The Saudis may be awaiting the outcome of Iran's nuclear talks with the West, to see whether Tehran will moderate its regional policies, or lash out like never before.

Military parade in Tehran, Iran, on Oct. 3


LONDON — The Iranian Foreign Ministry spokesman Saeed Khatibzadeh said earlier this month that Iranian and Saudi negotiators had so far had four rounds of "continuous" talks, though both sides had agreed to keep them private. The talks are to ease fraught relations between Iran's radical Shia regime and the Saudi kingdom, a key Western ally in the Middle East.

Iran's Foreign Minister Hossein Amirabdollahian has said that the talks were going in the right direction, while an Iranian trade official was recently hopeful these might even allow trade opportunities for Iranian businessmen in Saudi Arabia. As the broadcaster France 24 observed separately, it will take more than positive signals to heal a five-year-rift and decades of mutual suspicions.

Agence France-Presse news agency, meanwhile, has cited an unnamed French diplomat as saying that Saudi Arabia wants to end its costly discord with Tehran. The sides may already have agreed to reopen consular offices. For Saudi Arabia, the costs include its war on Iran-backed Houthis rebels fighting an UN-recognized government in next-door Yemen.

The role of the nuclear pact

Bilateral relations were severed in January 2016, after regime militiamen stormed the Saudi embassy in Tehran. Amirabdollahian was then the deputy foreign minister for Arab affairs. In 2019, he told the website Iranian Diplomacy that Saudi Arabia had taken measures vis-a-vis Iran's nuclear pact with the world powers.

It's unlikely Ali Khamenei will tolerate the Saudi kingdom's rising power in the region.

He said "the Saudis' insane conduct toward [the pact] led them to conclude that they must prevent [its implementation] in a peaceful environment ... I think the Saudis are quite deluded, and their delusion consists in thinking that Trump is an opportunity for them to place themselves on the path of conflict with the Islamic Republic while relying on Trump." He meant the administration led by the U.S. President Donald J.Trump, which was hostile to Iran's regime. This, he said, "is not how we view Saudi Arabia. I think Yemen should have been a big lesson for the Saudis."

The minister was effectively admitting the Houthis were the Islamic Republic's tool for getting back at Saudi Arabia.

Yet in the past two years, both sides have taken steps to improve relations, without firm results as yet.
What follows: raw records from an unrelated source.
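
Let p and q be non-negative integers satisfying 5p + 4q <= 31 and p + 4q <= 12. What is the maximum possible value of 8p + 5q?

48

Relaxing integrality, the LP optimum is 49.60 at (p,q) = (6.2, 0), which is not an integer point.
(p,q)=(6,0): 5·6+4·0=30≤31, 1·6+4·0=6≤12, objective 48.
(p,q)=(5,1): 5·5+4·1=29≤31, 1·5+4·1=9≤12, objective 45.
(p,q)=(5,0): 5·5+4·0=25≤31, 1·5+4·0=5≤12, objective 40.
Maximum is 48 at (p,q)=(6,0).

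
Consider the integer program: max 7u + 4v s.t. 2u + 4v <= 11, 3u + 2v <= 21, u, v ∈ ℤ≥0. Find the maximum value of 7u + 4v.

Relaxing integrality, the LP optimum is 38.50 at (u,v) = (5.5, 0), which is not an integer point.
(u,v)=(5,0): 2·5+4·0=10≤11, 3·5+2·0=15≤21, objective 35.
(u,v)=(4,0): 2·4+4·0=8≤11, 3·4+2·0=12≤21, objective 28.
No feasible integer point exceeds 35.

35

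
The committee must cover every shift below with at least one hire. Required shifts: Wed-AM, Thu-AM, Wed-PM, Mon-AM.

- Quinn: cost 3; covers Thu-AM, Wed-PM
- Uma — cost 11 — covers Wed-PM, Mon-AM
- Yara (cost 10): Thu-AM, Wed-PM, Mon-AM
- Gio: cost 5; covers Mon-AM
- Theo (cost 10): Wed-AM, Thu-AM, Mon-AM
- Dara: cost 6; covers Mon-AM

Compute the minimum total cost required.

13

This is an integer covering problem.
The greedy cost-per-new-shift heuristic would pick Quinn, Gio, and Theo for 18, but a cheaper cover exists.
Choose Quinn and Theo: together they cover Wed-AM, Thu-AM, Wed-PM, Mon-AM — every shift.
Total cost: 3 + 10 = 13.
No cover costs less than 13.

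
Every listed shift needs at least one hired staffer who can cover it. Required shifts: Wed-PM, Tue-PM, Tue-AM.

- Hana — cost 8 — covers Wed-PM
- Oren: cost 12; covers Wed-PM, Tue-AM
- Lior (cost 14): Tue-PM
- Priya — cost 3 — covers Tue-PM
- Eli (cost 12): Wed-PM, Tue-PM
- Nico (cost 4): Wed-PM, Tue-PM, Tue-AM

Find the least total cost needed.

4

Nico alone covers Wed-PM, Tue-PM, Tue-AM — every shift.
Total cost: 4.
No cover costs less than 4.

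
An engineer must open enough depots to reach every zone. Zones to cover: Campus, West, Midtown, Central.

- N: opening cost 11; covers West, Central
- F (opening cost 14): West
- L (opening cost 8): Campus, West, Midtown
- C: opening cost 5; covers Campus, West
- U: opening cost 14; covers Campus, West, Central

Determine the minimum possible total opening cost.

19

The greedy cost-per-new-zone heuristic would pick C, L, and N for 24, but a cheaper cover exists.
Choose N and L: together they cover Campus, West, Midtown, Central — every zone.
Total opening cost: 11 + 8 = 19.
No cover costs less than 19.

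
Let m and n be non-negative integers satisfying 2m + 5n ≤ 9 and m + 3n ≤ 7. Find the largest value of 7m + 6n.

The continuous relaxation peaks at (4.5, 0) with value 31.50; rounding to a feasible lattice point costs some objective.
(m,n)=(4,0): 2·4+5·0=8≤9, 1·4+3·0=4≤7, objective 28.
(m,n)=(3,0): 2·3+5·0=6≤9, 1·3+3·0=3≤7, objective 21.
No feasible integer point exceeds 28.

28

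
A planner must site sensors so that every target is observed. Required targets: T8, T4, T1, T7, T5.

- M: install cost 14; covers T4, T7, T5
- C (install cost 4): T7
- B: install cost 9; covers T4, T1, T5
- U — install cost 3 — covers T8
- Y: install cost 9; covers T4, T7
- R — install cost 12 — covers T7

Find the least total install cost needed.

Choose C, B, and U: together they cover T8, T4, T1, T7, T5 — every target.
Total install cost: 4 + 9 + 3 = 16.

16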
Nor is the situation likely to change this time.

Photo of Iranian Supreme Leader Ali Khamenei in 2020

Iranian Supreme Leader Ali Khamenei in 2020

Riyadh's warming relations with Israel

Iran's former ambassador in Lebanon, Ahmad Dastmalchian, told the ILNA news agency in Tehran that Saudi Arabia is doing Israel's bidding in the region, and has "entrusted its national security, and life and death to Tel Aviv." Riyadh, he said, had been financing a good many "security and political projects in the region," or acting as a "logistical supplier."
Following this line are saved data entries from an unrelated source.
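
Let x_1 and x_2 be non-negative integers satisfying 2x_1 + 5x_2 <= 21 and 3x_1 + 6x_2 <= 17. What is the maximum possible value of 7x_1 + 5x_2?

35

(x_1,x_2)=(5,0): 2·5+5·0=10≤21, 3·5+6·0=15≤17, objective 35.
(x_1,x_2)=(4,0): 2·4+5·0=8≤21, 3·4+6·0=12≤17, objective 28.
No feasible integer point exceeds 35.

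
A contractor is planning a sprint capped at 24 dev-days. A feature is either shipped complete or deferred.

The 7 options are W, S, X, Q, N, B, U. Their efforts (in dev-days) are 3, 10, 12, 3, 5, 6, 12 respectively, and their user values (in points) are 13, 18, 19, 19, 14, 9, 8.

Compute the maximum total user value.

This is an integer program with binary decision variables.
W + X + Q + N: effort 3 + 12 + 3 + 5 = 23 ≤ 24, user value 13 + 19 + 19 + 14 = 65.
W + S + Q + N: effort 3 + 10 + 3 + 5 = 21 ≤ 24, user value 13 + 18 + 19 + 14 = 64.
W + X + Q + B: effort 3 + 12 + 3 + 6 = 24 ≤ 24, user value 13 + 19 + 19 + 9 = 60.
Best is W, X, Q, and N with total user value 65.

65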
The United States, said Dastmalchian, has "in turn tried to provide intelligence and security backing, while Israel has simply followed its own interests in all this."
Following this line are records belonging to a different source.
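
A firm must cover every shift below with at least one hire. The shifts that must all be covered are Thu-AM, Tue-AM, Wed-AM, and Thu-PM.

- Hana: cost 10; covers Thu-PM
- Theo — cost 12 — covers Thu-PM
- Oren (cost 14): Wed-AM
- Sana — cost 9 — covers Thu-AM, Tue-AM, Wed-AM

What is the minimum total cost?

Choose Hana and Sana: together they cover Thu-AM, Tue-AM, Wed-AM, Thu-PM — every shift.
Total cost: 10 + 9 = 19.
No cover costs less than 19.

19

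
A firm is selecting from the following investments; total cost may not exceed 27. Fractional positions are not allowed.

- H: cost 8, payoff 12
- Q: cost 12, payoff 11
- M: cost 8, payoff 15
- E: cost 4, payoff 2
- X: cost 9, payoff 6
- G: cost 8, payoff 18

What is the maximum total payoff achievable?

45

Allowing fractional choices, the relaxed optimum would be about 47.8, but investments are indivisible.
H + M + G: cost 8 + 8 + 8 = 24 ≤ 27, payoff 12 + 15 + 18 = 45.
M + X + G: cost 8 + 9 + 8 = 25 ≤ 27, payoff 15 + 6 + 18 = 39.
Best is H, M, and G with total payoff 45.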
Furthermore, it seems unlikely Iran's Supreme Leader Ali Khamenei will tolerate, even in this weak period of his leadership, the kingdom's rising power in the region and beyond, and especially its financial clout. He is usually disparaging when he speaks of Riyadh's princely rulers. In 2017, he compared them to "dairy cows," saying, "the idiots think that by giving money and aid, they can attract the goodwill of Islam's enemies."

Iranian regime officials are hopeful of moving toward better diplomatic ties and a reopening of embassies. Yet the balance of power between the sides began to change in Riyadh's favor years ago. For the kingdom's power has shifted from relying mostly on arms, to economic and political clout. The countries might have had peaceful relations before in considerably quieter, and more equitable, conditions than today's acute clash of interests.

If nuclear talks break down, Iran's regime may become more aggressive.

Beyond this, the Abraham Accord or reconciliation of Arab states and Israel has been possible thanks to the green light that the Saudis gave their regional partners, and it is a considerable political and ideological defeat for the Islamic Republic.

Assuming all Houthis follow Tehran's instructions — and they may not — improved ties may curb attacks on Saudi interests and aid its economy. Tehran will also benefit from no longer having to support them. Unlike Iran's regime, the Saudis are not pressed for cash or resources and could even offer the Houthis a better deal. Presently, they may consider it more convenient to keep the softer approach toward Tehran.

For if nuclear talks with the West break down, Iran's regime may become more aggressive, and as experience has shown, tensions often prompt a renewal of missile or drone attacks on the Saudis, on tankers and on foreign shipping. Riyadh must have a way of keeping the Tehran regime quiet, in a distinctly unquiet time.